La discussion sur le calendrier scolaire partage les Réunionnais. Alors que le calendrier actuel tend à se rapprocher d’année en année de celui de la France, il y a ceux qui prêchent pour un calendrier qui respecte plus le climat de l’île. C’est notamment en période de forte chaleur, de fermeture des écoles à cause des intempéries et du risque cyclonique que des voix s’élèvent pour militer en faveur d’un calendrier climatique. Sans pour cela trouver écho jusqu’à présent.

Or, c’est cette année que se décide le calendrier pour les trois années scolaires à venir, de 2014-2015 à 2016-2017.

Lors d’une interview accordée à notre journal, le recteur avait annoncé une très large concertation avec les acteurs concernés afin d’obtenir le meilleur consensus. Il y a effectivement eu concertation auprès d’un certain nombre d’acteurs :
- établissements des 1er et 2nd degré,
- syndicats, associations de parents d’élèves,
- associations complémentaires de l’Éducation nationale,
- acteurs du monde économique, divers instituts, organismes et administrations,
- collectivités,
- URGOGEC, université.

Cependant, le moment choisi et la forme ne permettent pas l’échange tant attendu. En effet, lancé en juin, à un moment où les établissements sont extrêmement pris par l’organisation de fin d’année et des examens (passage en classe supérieure, brevets des collèges et CFG, Baccalauréat...), la consultation sur le calendrier est passée inaperçue par les enseignants et les parents qui sont, pourtant, les premiers concernés.
Une large concertation pour un sujet aussi important aurait pu prendre la forme de débat au sein des Conseils d’école et des établissements avec les parents et les enseignants, et des spécialistes éventuellement, et sur des temps officiels. Cela ne s’est pas fait.
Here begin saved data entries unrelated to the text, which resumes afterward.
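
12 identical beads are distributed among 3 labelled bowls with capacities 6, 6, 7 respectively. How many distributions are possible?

Without the upper bounds there are C(14,2) = 91 ways to split 12 among 3 bowls.
Subtract solutions that violate a single cap (substitute x_i' = x_i − (cap_i+1)): x_1 ≥ 7 gives C(7,2) = 21; x_2 ≥ 7 gives C(7,2) = 21; x_3 ≥ 8 gives C(6,2) = 15. Together 57.
No two caps can be exceeded simultaneously, so the pair terms are all 0.
By inclusion–exclusion the count is 91 − 57 + 0 = 34.

34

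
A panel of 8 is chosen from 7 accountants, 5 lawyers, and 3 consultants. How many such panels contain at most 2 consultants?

5643

Split by how many consultants are chosen (0 through 2).
Sum: C(3,0)·C(12,8) + C(3,1)·C(12,7) + C(3,2)·C(12,6) = 495 + 2376 + 2772 = 5643.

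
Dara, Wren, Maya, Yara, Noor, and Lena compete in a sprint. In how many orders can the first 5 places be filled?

720

There are 6 choices for 1st place, 5 for 2nd, and so on down to 2 for position 5.
That gives 6 × 5 × 4 × 3 × 2 = 720.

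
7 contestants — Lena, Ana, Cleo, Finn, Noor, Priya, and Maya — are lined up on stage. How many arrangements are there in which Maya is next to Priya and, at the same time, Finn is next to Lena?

Treat {Maya,Priya} as one block (2 orders) and {Finn,Lena} as another (2 orders).
That leaves 5 units to arrange: 2 × 2 × 5! = 4 × 120 = 480.

480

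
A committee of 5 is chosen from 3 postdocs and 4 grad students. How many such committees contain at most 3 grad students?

18

Split by how many grad students are chosen (0 through 3).
Sum: C(4,0)·C(3,5) + C(4,1)·C(3,4) + C(4,2)·C(3,3) + C(4,3)·C(3,2) = 0 + 0 + 6 + 12 = 18.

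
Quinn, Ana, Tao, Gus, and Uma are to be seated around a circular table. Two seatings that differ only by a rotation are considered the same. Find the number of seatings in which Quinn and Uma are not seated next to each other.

All circular seatings of 5 people number (4)! = 24.
Those with Quinn next to Uma: fuse the pair into one unit and seat 4 units around a circle — 2·(3)! = 12.
Subtracting, 24 − 12 = 12.

12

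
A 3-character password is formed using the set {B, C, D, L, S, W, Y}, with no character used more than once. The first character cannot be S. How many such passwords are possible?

180

The first character has 7−1 = 6 choices (anything except S).
The remaining 2 characters are filled from the other 6 symbols without repetition: 6 × 5 = 30.
Total: 6 × 30 = 180.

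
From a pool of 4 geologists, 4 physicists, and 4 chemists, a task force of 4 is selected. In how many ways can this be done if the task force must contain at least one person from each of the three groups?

288

With no constraint there are C(12,4) = 495 possible selections.
Subtract selections that omit an entire group: no geologists → C(8,4) = 70; no physicists → C(8,4) = 70; no chemists → C(8,4) = 70.
Add back selections omitting two groups (i.e. drawn from a single group): C(4,4) + C(4,4) + C(4,4) = 3.
By inclusion–exclusion: 495 − 210 + 3 = 288.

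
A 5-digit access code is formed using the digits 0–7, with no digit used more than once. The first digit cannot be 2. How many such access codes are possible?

The first digit has 8−1 = 7 choices (anything except 2).
The remaining 4 digits are filled from the other 7 symbols without repetition: 7 × 6 × 5 × 4 = 840.
Total: 7 × 840 = 5880.

5880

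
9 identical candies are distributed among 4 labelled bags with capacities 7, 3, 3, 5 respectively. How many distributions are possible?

88

By stars and bars, unrestricted non-negative solutions to x_1+…+x_4 = 9 number C(9+3,3) = 220.
Subtract solutions that violate a single cap (substitute x_i' = x_i − (cap_i+1)): x_1 ≥ 8 gives C(4,3) = 4; x_2 ≥ 4 gives C(8,3) = 56; x_3 ≥ 4 gives C(8,3) = 56; x_4 ≥ 6 gives C(6,3) = 20. Together 136.
Add back pairs where two caps are both exceeded: 0 + 0 + 0 + 4 + 0 + 0 = 4.
By inclusion–exclusion the count is 220 − 136 + 4 = 88.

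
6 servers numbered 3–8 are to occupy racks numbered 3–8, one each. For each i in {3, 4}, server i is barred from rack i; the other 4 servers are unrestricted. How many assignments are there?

504

Let Aᵢ (for i ∈ {3, 4}) be the placements that put server i in its forbidden rack. Any j of these fix j positions, leaving (6−j)! ways to fill the rest, and there are C(2,j) ways to pick which j.
By inclusion–exclusion, the number of valid placements is Σ_{j=0}^{2} (−1)^j C(2,j)·(6−j)!.
Computing: 720 − 240 + 24 = 504.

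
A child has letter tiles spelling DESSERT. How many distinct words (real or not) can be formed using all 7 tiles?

1260

Letter multiplicities in DESSERT: D×1, E×2, R×1, S×2, T×1.
So there are 7! / (2!·2!) = 1260 distinguishable arrangements.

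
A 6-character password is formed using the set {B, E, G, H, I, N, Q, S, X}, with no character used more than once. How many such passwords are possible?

This is a permutation of 6 out of 9: P(9,6) = 9!/3!.
That product is 9 × 8 × 7 × 6 × 5 × 4 = 60480.

60480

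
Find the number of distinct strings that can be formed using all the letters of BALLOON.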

La forme et la durée de la consultation sont par ailleurs pointées par certains syndicats (voir courrier publié ici). En effet, cela a laissé peu de chance à une réelle consultation. Selon la FSU, qui milite pour l’application d’un calendrier climatique, « Le choix du calendrier scolaire réunionnais engage l’ensemble de la société réunionnaise et ne saurait être traité par quelques échanges de courriers. Seul un débat ouvert et associant l’ensemble des acteurs du système éducatif et les élus est digne d’un tel enjeu. L’éducation est un pilier du développement de La Réunion, sa bonne marche dépend pour une part non négligeable de son calendrier scolaire qui, tel qu’il est aujourd’hui, contribue malheureusement à l’échec scolaire ».
Le syndicat regrette en outre la période choisie qui peut faire oublier les dures réalités du climat d’octobre à mars.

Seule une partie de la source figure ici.